What is it like to raise children in an age of zero privacy?

Andrea TomkinsThere’s a video about a hysterical woman who missed her ferry is making the rounds right now. CBC decided to give it some play, even though there’s no real story behind it.  To summarize: there’s a lady, and there’s a ferry. She missed it by three minutes and someone recorded a video of her having a breakdown. We don’t know who she is, or why she acted the way she did. Admittedly, her behavior is pretty outrageous, but I couldn’t help but wonder if she was having some kind of personal breakdown or some inner turmoil that boiled over at a terrible time. What if she has mental health issues? CBC basically ran with the story because of the “viral” nature of the video. There’s really no other reason.

There are numerous examples of public shaming that happen for no reason other than the fact that there happened to be someone nearby with a smart phone. It makes me sad to think that this is the kind of society we’re living in now.

It’s happened countless times. Someone does something stupid, like sending an invoice for a no-show at a child’s birthday party or acts like a jerk on the TTC, and the Internet explodes with anger. What’s worrying is that we rarely have the benefit of the other side of the story.

There was a Twitter account I used to follow, a humourous parody account written by a well-known pop culture character. He tweeted one of those click-baity “you won’t believe these embarrassing moments” links and, of course, I clicked on it. The first photo was of a cheerleader in a white jumpsuit, arm in arm with members of her squad. The photo was snapped right at the uppermost juncture of a high kick. Guess what, she got her period at the worst.possible.time. In pre-smartphone days, some people in the stadium might notice, and she would die of embarrassment, and then it would be over and eventually turn into a bad memory. But NOW, everyone gets to see that awful personal moment, over and over, for the rest of her life. Possibly beyond.

What about websites like People of Walmart, or Worst Haircuts Ever? (Ok I made that last one up, but you get the picture.)

So what have we told our own children? Two things: (a) Never to post anything they wouldn’t say to someone’s face. They can NEVER be the person shooting the video and sharing it because it’s morally bankrupt, and (b) true privacy doesn’t exist anymore. Heaven forbid we do something that someone else considers in bad taste, or slip on the treadmill at the gym, or have a nervous breakdown in a public place. Someone with quick reflexes can grab that footage and have it circulating around the Internet in seconds.

This is, unfortunately, the price we pay for living in such a digitally connected society, in which everyone has the ability to publish anything, at any time.

How would you feel if you were the one caught on camera at your lowest moment?


I think if we let ourselves

I think if we let ourselves believe that privacy no longer exists, and teach our children the same, it’s a self-fulfilling prophecy. If instead we teach our children that privacy is a human right that must be respected and cherished, then we stand a better chance of living in a world where privacy still matters. Plus, kids themselves are demonstrating their respect and desire for privacy – something Mediasmarts’ own research reveals. There will always be jerks looking to exploit another person’s humiliation, and the Internet amplifies that effect, but I don’t think they’ve managed to kill privacy.

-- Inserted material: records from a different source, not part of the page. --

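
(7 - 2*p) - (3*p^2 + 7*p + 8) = -3*p^2 - 9*p - 1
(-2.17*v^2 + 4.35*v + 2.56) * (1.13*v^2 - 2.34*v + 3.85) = -2.4521*v^4 + 9.9933*v^3 - 15.6407*v^2 + 10.7571*v + 9.856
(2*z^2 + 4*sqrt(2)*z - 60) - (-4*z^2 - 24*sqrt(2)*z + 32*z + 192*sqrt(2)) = 6*z^2 - 32*z + 28*sqrt(2)*z - 192*sqrt(2) - 60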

Wow…I have to admit this is

Wow…I have to admit this is something I haven’t thought much about before. I think I was still running on a basic assumption of privacy that comes from being raised before the Internet. I love your rules here - I would be very upset with my kids if they were the videographer in these cases, and I think it’s become so important to watch what we do in public. I’m going to put this on our “talk about” list.

Here’s a question for you personally - have you ever been recognized while out and about in the city for your blog or writing? Does it make you more aware or worried about how you act in public?

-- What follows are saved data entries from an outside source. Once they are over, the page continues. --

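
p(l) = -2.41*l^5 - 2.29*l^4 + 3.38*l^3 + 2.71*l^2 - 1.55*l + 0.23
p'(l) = -12.05*l^4 - 9.16*l^3 + 10.14*l^2 + 5.42*l - 1.55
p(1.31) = -5.59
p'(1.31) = -33.13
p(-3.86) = 1408.98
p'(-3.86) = -2019.65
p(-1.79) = 13.08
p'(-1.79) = -49.93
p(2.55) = -286.73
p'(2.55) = -583.18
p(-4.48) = 3184.37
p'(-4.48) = -3852.69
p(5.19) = -10198.97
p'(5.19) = -9723.76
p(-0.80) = 1.33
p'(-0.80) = 0.36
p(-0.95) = 1.25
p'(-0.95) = 0.49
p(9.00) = -154662.97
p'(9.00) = -84869.12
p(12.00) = -640958.05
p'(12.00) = -264173.63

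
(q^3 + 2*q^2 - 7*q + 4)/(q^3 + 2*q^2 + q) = (q^3 + 2*q^2 - 7*q + 4)/(q*(q^2 + 2*q + 1))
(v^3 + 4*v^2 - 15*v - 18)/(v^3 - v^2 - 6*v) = (v^2 + 7*v + 6)/(v*(v + 2))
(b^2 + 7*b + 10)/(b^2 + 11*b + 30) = (b + 2)/(b + 6)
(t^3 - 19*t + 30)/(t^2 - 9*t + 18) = (t^2 + 3*t - 10)/(t - 6)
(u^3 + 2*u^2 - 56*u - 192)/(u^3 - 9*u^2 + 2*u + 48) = (u^2 + 10*u + 24)/(u^2 - u - 6)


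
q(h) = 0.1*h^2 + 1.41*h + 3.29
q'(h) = 0.2*h + 1.41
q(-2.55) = 0.34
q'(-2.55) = 0.90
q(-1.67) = 1.21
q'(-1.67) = 1.08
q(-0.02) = 3.26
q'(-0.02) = 1.41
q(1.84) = 6.22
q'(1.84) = 1.78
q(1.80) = 6.15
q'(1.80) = 1.77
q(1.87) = 6.28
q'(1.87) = 1.78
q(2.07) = 6.64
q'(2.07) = 1.82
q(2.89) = 8.20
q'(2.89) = 1.99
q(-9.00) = -1.30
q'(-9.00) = -0.39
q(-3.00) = -0.04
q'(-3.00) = 0.81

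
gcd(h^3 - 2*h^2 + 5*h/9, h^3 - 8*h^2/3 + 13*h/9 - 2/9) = h - 1/3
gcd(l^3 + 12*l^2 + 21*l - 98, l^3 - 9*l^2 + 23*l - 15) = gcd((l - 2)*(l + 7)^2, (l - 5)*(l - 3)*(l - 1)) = 1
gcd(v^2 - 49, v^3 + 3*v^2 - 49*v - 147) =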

Lynn - It is a big issue and

Lynn - It is a big issue and it’s one that I’ve really only just started thinking about. To answer your question … we are recognized in public on a regular basis. People have stopped us in the street or at the store. I wouldn’t say I worry, but it has certainly has made me wonder if anyone has ever seen me lose it with my kids. We’ve all had our low parenting moments, e.g. with our sanity hanging by a thread as we try to wrestle our kids into their snowsuits at the end of a long day. Sigh.

Daphne - I agree that we

Daphne - I agree that we should teach our kids that privacy is a basic human right, but I still think that it’s our responsibility as parents to let our kids know how the world works and prepare them for any outcome. And although privacy isn’t completely dead, it’s certainly eroded. There is cause for concern, especially at school where smart phones are the norm.